When you think of papier-mâché, school art projects and carnival floats may come to mind, but a team of architects has used it to create something a bit more ambitious. The team mixed strips of recycled paper and non-toxic glue to create pair of prototype shelters in rural Texas.
Each shelter measures roughly 20 × 8 ft (6 × 2.4 m), and was made using around 200 liters (50 gal) of non-toxic glue and 270 lb (122 kg) of recycled paper. The team reckons it’s probably one the world’s largest self-supporting papier-mâché structures and the construction process will be familiar to anyone who has experimented with with the stuff before.

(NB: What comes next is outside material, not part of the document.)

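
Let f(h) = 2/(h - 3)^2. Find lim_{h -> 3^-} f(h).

As h → 3⁻, (h - 3) → 0⁻, so (h - 3)^2 → 0⁺ and 2/(h - 3)^2 → ∞.

∞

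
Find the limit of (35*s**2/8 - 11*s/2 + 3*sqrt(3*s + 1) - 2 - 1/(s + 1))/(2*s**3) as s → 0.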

“The process of construction started with the digging of two mirrored, convexo-concave holes, each 4.5 ft ,” explains i/thee. “These holes were then cast with multiple layers of an organic, papier-mâché mixture consisting of various recycled papers and non-toxic glues. Next, the casts were removed from their respective holes and flipped over to form duplicate, bulbous, paper shells, measuring 4 mm thick and spanning over 20 ft . Finally, the shells were each moved on top of the adjacent formwork, letting the inverted form of one hole become a paraboloid cap to the other that encloses the structure. Thus, a 4.5 ft hole becomes a 9 ft tall interior space.”